Document Type

Article

Publication Date

2002

Abstract

This Article employs a comparative analysis of some important recent Commonwealth libel cases to analyze what has gone wrong with U.S. defamation law since New York Times v. Sullivan and to suggest a new direction for its reform. In Lange v. Australian Broadcasting Corporation, Lange v. Atkinson, and Reynolds v. Times Newspapers, the highest courts of the Australian, New Zealand, and English legal systems were confronted with the same challenge faced by the U.S. Supreme Court in New York Times v. Sullivan. They had to decide the proper constitutional balance between protection of reputation and protection of free expression in defamation actions brought by public officials over statements of fact. This Article's review of these Commonwealth decisions shows that none of them followed Sullivan by creating a new and freestanding constitutional defense like the "actual malice test." Instead, the Commonwealth Courts constitutionalized the common law of defamation by expanding the existing common law defense of qualified privilege for some types of political expression. U.S. scholars have largely ignored these Commonwealth cases, but a comparative look at them provides a new perspective on the Sullivan decision.

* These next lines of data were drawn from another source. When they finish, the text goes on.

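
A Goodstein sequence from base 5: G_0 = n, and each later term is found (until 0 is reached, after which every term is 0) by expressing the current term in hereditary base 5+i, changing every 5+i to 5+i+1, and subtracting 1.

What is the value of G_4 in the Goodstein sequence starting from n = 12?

base 5: 12 = 2·5 + 2; at 6: 2·6 + 2 = 14; next = 13
base 6: 13 = 2·6 + 1; at 7: 2·7 + 1 = 15; next = 14
base 7: 14 = 2·7; at 8: 2·8 = 16; next = 15
base 8: 15 = 8 + 7; at 9: 9 + 7 = 16; next = 15
base 9: 15 = 9 + 6; at 10: 10 + 6 = 16; next = 15

15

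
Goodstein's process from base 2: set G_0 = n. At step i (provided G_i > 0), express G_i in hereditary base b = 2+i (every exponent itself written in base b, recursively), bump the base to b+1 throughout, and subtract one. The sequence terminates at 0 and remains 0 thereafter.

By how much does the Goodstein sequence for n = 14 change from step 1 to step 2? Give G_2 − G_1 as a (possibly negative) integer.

[0] 14 ≡ 2^(2 + 1) + 2^2 + 2 (base 2). Lift 3: 111. −1: 110.
[1] 110 ≡ 3^(3 + 1) + 3^3 + 2 (base 3). Lift 4: 1282. −1: 1281.

1171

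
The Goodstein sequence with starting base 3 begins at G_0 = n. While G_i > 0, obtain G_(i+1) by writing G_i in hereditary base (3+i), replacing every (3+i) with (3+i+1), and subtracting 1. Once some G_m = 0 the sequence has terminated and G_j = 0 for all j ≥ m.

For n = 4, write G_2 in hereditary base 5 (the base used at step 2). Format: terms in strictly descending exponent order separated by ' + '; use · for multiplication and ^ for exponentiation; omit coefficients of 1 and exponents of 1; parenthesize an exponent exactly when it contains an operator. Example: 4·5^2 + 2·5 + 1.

base 3: 4 = 3 + 1; at 4: 4 + 1 = 5; next = 4
base 4: 4 = 4; at 5: 5 = 5; next = 4
base 5: 4 = 4; at 6: 4 = 4; next = 3

4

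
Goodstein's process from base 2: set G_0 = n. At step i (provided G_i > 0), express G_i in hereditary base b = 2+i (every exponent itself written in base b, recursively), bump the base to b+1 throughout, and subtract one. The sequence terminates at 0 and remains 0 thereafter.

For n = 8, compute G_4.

93395

base 2: 8 = 2^(2 + 1); at 3: 3^(3 + 1) = 81; next = 80
base 3: 80 = 2·3^3 + 2·3^2 + 2·3 + 2; at 4: 2·4^4 + 2·4^2 + 2·4 + 2 = 554; next = 553
base 4: 553 = 2·4^4 + 2·4^2 + 2·4 + 1; at 5: 2·5^5 + 2·5^2 + 2·5 + 1 = 6311; next = 6310
base 5: 6310 = 2·5^5 + 2·5^2 + 2·5; at 6: 2·6^6 + 2·6^2 + 2·6 = 93396; next = 93395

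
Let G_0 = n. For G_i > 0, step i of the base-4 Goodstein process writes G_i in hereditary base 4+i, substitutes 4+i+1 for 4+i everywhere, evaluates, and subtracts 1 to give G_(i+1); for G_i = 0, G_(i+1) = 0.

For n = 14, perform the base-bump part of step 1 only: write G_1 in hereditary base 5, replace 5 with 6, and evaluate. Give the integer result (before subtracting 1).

14 —HB4→ 3·4 + 2 —bump→ 3·5 + 2 = 17 —(−1)→ 16
16 —HB5→ 3·5 + 1 —bump→ 3·6 + 1 = 19 —(−1)→ 18

19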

This Article contends that the U.S. Supreme Court in Sullivan took a wrong turn by ignoring the existing defense of qualified privilege and its inherent flexibility arising from the public interest rationale. As a result, the Court unnecessarily created a new constitutional defense, when it could have more simply held that the First Amendment requires the expansion of the boundaries of state law qualified privilege. This wrong turn was compounded in later cases, which built a complex maze of rules, based on overly rigid categories of plaintiff for liability, damages, and procedure in libel actions. Serious problems have resulted for U.S. libel litigation, including excess complexity, jury confusion, inconsistency with Sullivan's stated Madisonian rationale, and widespread dissatisfaction with the current state of the law. The three Commonwealth cases offer three different versions of a more flexible common law alternative to the rigid categorical approach of Sullivan. Critics of U.S. defamation law should bear these alternatives in mind as models for reform.